As life would have it, my confidence has been a real roller-coaster ride this year. From the ups with the job. To the downs with the same, and then finally the lack of same.
And then what, there was no proper investigation as to why what happened happend, there were no ways or means to follow up. It was the end.
Well, this is me picking up and starting again. To have discussed my side of the events – there was no departure interview perse the dismissal paperwork was already done, would have meant outing someone who wasn’t ready or able to face up to it yet. Not going to do it. The kid wasn’t ready. So, I got hit.
Made the newspaper last week. They thought that it was a big deal that I have lost 200 pounds. I thought that it was a big deal that I lost 200 pounds. I want to brag about it more. I think that I’ve gotten to be a real looker, not that I wasn’t before. I feel more so now.

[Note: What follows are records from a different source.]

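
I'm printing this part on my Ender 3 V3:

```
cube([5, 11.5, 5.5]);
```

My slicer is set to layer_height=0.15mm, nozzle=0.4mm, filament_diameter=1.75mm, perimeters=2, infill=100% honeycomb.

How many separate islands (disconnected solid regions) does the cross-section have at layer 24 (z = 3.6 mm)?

1

At z = 3.6 mm: the 5×11.5 cube contributes its full rectangle. Overall, the cross-section is a single solid region. Island count = 1.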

I am fearful of Body Dismorphia – but there are enough people in my click to keep me grounded. Chained.
But you have to admit, just a little – I look good for someone in their forties. But to be going for 52 – It’s f’n awesome.
Here are some additional photos from the ride on Saturday, last. Goof ball with black/white helmet, under arch on blue Trek with black jacket and tan cargo shorts. If you follow riders that are in line from mid-photo I am the third in line. Gary and I are in center of third photo.
Yes, I’d do it again. Just wish that there had been cue sheets. But I’m not going to go on about that again.
New job starts Monday. Fingers crossed.